Gli spezzoni della sua esistenza li ritrovi tutti lì, sulle pagine dei social network che utilizzava abitualmente per chiacchierare con i tanti amici, per programmare le serate e soprattutto per organizzare le «trasferte» qui e là per ascoltare i gruppi musicali preferiti o per scoprire nuove band da condividere.

Giulia studiava Moda e Design al Politecnico di Milano - città in cui viveva, in un appartamento con altri studenti - e raccontano fosse bravissima con i pennelli in mano. L'arte e la moda le aveva nel sangue, come suggeriscono alcuni gruppi online a cui aveva aderito («Roba da fashion designer», Vivienne Westwood, «Design Magazine - Cool Hunting Italiano» solo per citarne alcuni).

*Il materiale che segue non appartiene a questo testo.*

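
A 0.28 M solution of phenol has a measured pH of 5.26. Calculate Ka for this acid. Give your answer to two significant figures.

Ka = 1.1 × 10^-10

[H+] = 10^(-5.26) = 5.50 × 10^-6 M
At equilibrium [HA] = 0.28 − 5.50 × 10^-6 = 2.80 × 10^-1 M
Ka = [H+][A-]/[HA] = (5.50 × 10^-6)² / 2.80 × 10^-1 = 1.1 × 10^-10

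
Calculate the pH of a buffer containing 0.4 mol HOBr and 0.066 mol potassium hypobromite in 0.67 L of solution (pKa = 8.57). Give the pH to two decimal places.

pH = 7.79

pH = pKa + log([A⁻]/[HA]) = 8.57 + log(0.066/0.4)
pH = 8.57 + (-0.783) = 7.79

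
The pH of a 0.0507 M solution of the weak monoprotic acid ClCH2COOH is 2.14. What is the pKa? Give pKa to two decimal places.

pKa = 2.92

[H+] = 10^(-2.14) = 7.24 × 10^-3 M
At equilibrium [HA] = 0.0507 − 7.24 × 10^-3 = 4.35 × 10^-2 M
Ka = [H+][A-]/[HA] = (7.24 × 10^-3)² / 4.35 × 10^-2 = 1.21 × 10^-3
pKa = -log(1.21 × 10^-3) = 2.92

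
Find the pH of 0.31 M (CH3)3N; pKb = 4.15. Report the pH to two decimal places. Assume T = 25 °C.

pH = 11.67

(CH3)3N + H2O ⇌ (CH3)3NH+ + OH-
Kb = 10^(−4.15) = 7.08 × 10^-5
Kb = [OH-]²/(0.31 − [OH-]) = 7.08 × 10^-5
Assume [OH-] ≪ 0.31: [OH-] ≈ √(7.08 × 10^-5 × 0.31) = 4.68 × 10^-3 M
Check: 1.5% ionized — well under 5%, approximation valid.
pOH = −log(4.68 × 10^-3) = 2.33; pH = 14.00 − 2.33 = 11.67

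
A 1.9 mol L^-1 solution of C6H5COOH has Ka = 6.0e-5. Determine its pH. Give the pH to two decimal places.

C6H5COOH ⇌ C6H5COO- + H+
Ka = x²/(1.9 − x) = 6.0 × 10^-5
Neglecting x in the denominator: x = √(6.0 × 10^-5 × 1.9) = 1.07 × 10^-2 M
(x/C₀ = 0.56% < 5%, so the approximation holds.)
pH = −log(1.07 × 10^-2) = 1.97

pH = 1.97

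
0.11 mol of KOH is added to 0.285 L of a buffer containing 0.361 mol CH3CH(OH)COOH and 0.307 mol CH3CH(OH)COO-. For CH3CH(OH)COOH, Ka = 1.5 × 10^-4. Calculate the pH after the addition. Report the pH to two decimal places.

pH = 4.04

After neutralization: n(CH3CH(OH)COOH) = 0.251 mol, n(CH3CH(OH)COO-) = 0.417 mol.
pKa = −log(1.5 × 10^-4) = 3.824
pH = pKa + log([A⁻]/[HA]) = 3.824 + log(0.417/0.251) = 3.824 +0.220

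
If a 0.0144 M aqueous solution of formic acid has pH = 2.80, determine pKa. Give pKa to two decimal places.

pKa = 3.71

[H+] = 10^(-2.80) = 1.58 × 10^-3 M
At equilibrium [HA] = 0.0144 − 1.58 × 10^-3 = 1.28 × 10^-2 M
Ka = [H+][A-]/[HA] = (1.58 × 10^-3)² / 1.28 × 10^-2 = 1.95 × 10^-4
pKa = -log(1.95 × 10^-4) = 3.71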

Le superiori le aveva fatte in città, al Calini. Pochi mesi dopo il diploma raccontava su MySpace: «Ritorno al Calini... che impressione. Non riesco ancora a rendermi conto che ormai il liceo è finito, dopo una sola ora ai Dies Fasti mi sembrava di essere tornata all'anno scorso».
Quel periodo è lo stesso in cui Giulia muoveva i primi passi nel mondo dell'Università: «Aiuto, qualcuno faccia gli esami al posto mio. Ormai ho deciso che informatica non s'ha da fare, quindi domani a casa tutto il giorno per l'esame di materiali di giovedì e venerdì: disegno. Quindi a questo punto penso che la cosa migliore da fare sia andare a studiare».

La vita di Giulia la scopri poco alla volta in mezzo ai suoi post, ai suoi commenti, a quelle definizioni di sé che adesso fanno mozzare il respiro. Che verrebbe voglia di aver sottoscritto con firme indelebili prima che la tragedia arrivasse a spazzare via le parole. «Too weird to live, too rare to die». Troppo strana per vivere, troppo rara per morire. È la citazione di una pellicola - Paura e deliro a Las Vegas - che a Giulia piaceva. Troppo rara, troppo unica per morire. Come quell'Alice nel Paese delle Meraviglie in cui forse un poco si identificava.

La vera passione di Giulia, però, è quella che l'ha portata fino in Germania, non solo tappa «obbligata» di una viaggio on the road attraverso l'Europa insieme a un'amica. Quell'amica torinese compagna di vacanza e di studi, pure rimasta ferita nella calca.
La scelta di essere a Duisburg il 24 luglio è più di una coincidenza per un'appassionata di musica, e in particolare di musica elettronica. Su Facebook gli ultimi brani postati sono dei Bloody Beetroots. Le piacevano i Subsonica, i Motel Connection e i Chemical Brothers, ma non disdegnava Camerini, Vasco e Mia Martini e i grandi del rock, dai Led Zeppelin ai Rolling Stones passando per Jimi Hendrix. È il titolo di una delle sue canzoni più famose e suggestive, «Purple Haze», che Giulia aveva scelto come nomignolo per il suo MySpace. «Purple haze, no, its painful, baby». Si, è doloroso, troppo doloroso baby.